Con il secondo sub-motivo (il n. VIII), invece, viene direttamente censurata la nomina del dott. Pa. con il provvedimento sindacale n. 2 del 26 gennaio 2007, poiché “disposta oltre la data del 28 febbraio 2007, termine ultimo di comando dal Comune di Livorno, fino al 31 dicembre 2007”.
Anche in questo caso la censura è inammissibile, per non essere stato a suo tempo esteso il contraddittorio al diretto controinteressato.
Né la replica dell’appellante, sul punto, risulta pertinente e decisiva, limitandosi questi alla generica considerazione per cui “Invero, anche in tal caso, la illegittima nomina del Dott.
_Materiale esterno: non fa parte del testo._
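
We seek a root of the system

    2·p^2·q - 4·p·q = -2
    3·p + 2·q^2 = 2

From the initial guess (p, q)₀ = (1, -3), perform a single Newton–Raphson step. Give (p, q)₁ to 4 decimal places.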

Pa. viene presa a riferimento solo per la conseguente illegittimità della procedura di mobilità volontaria su cui si è già riferito”.
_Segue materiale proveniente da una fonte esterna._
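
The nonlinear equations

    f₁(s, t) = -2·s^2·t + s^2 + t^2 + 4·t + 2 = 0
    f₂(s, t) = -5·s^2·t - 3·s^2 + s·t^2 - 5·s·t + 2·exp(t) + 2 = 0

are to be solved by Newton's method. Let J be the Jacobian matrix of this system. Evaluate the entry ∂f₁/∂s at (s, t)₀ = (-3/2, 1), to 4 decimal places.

3.0000

∂f₁/∂s = -4·s·t + 2·s.
At (-3/2, 1) this is 3.0000.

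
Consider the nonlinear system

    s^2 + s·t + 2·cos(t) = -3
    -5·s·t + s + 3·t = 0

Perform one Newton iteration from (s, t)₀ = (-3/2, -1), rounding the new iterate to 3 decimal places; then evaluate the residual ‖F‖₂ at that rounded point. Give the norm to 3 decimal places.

At (-3/2, -1): F = (7.83060, -12.000).
Jacobian J = [[2·s + t, s - 2·sin(t)], [-5·t + 1, -5·s + 3]].
At the point, J = [[-4.000, 0.18294], [6.000, 10.500]] (det J = -43.09765).
Solving J·Δ = −F gives Δ = (1.959, 0.024).
Then the next iterate is (s, t)₁ = (0.459, -0.976).
Re-evaluating at (0.459, -0.976): F = (3.88338, -0.22908), so ‖F‖₂ = 3.890.

3.890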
Del pari inammissibile, per difetto di interesse, risulta essere il conclusivo rilievo (non articolato in uno specifico motivo di appello) per cui la sentenza impugnata avrebbe pure omesso “di pronunciarsi in merito alla dedotta illegittimità e conseguente invalidità della nota protocollo n. 629 dell’8 gennaio 2007, emessa dal Comune di (omissis), Area 2 Servizi Amministrativi e Finanziari ed indirizzata ai Sigg.ri Or. De Gi. ed altri, con la quale i predetti sono stati convocati ad un colloquio teso alla individuazione del soggetto maggiormente idoneo a ricoprire il posto vacante di Categoria D3 nell’Area Economico-Finanziaria”.
Conclusivamente, alla luce dei rilievi che precedono l’appello va respinto.
La particolarità delle circostanze giustifica peraltro, ad avviso del Collegio, la compensazione tra le parti delle spese di lite del grado di giudizio.
P.Q.M.
Il Consiglio di Stato in sede giurisdizionale
Sezione Quinta, definitivamente pronunciando sull’appello, come in epigrafe proposto, lo respinge.
Compensa tra le parti le spese di lite del grado di giudizio.
Ordina che la presente sentenza sia eseguita dall’autorità amministrativa.
Così deciso in Roma nella camera di consiglio del giorno 29 ottobre 2019 con l’intervento dei magistrati:
Fabio Franconiero – Presidente FF
Valerio Perotti – Consigliere, Estensore
Federico Di Matteo – Consigliere
Alberto Urso – Consigliere
Giuseppina Luciana Barreca – Consigliere
In caso di diffusione omettere le generalità e gli altri dati identificativi dei soggetti interessati nei termini indicati.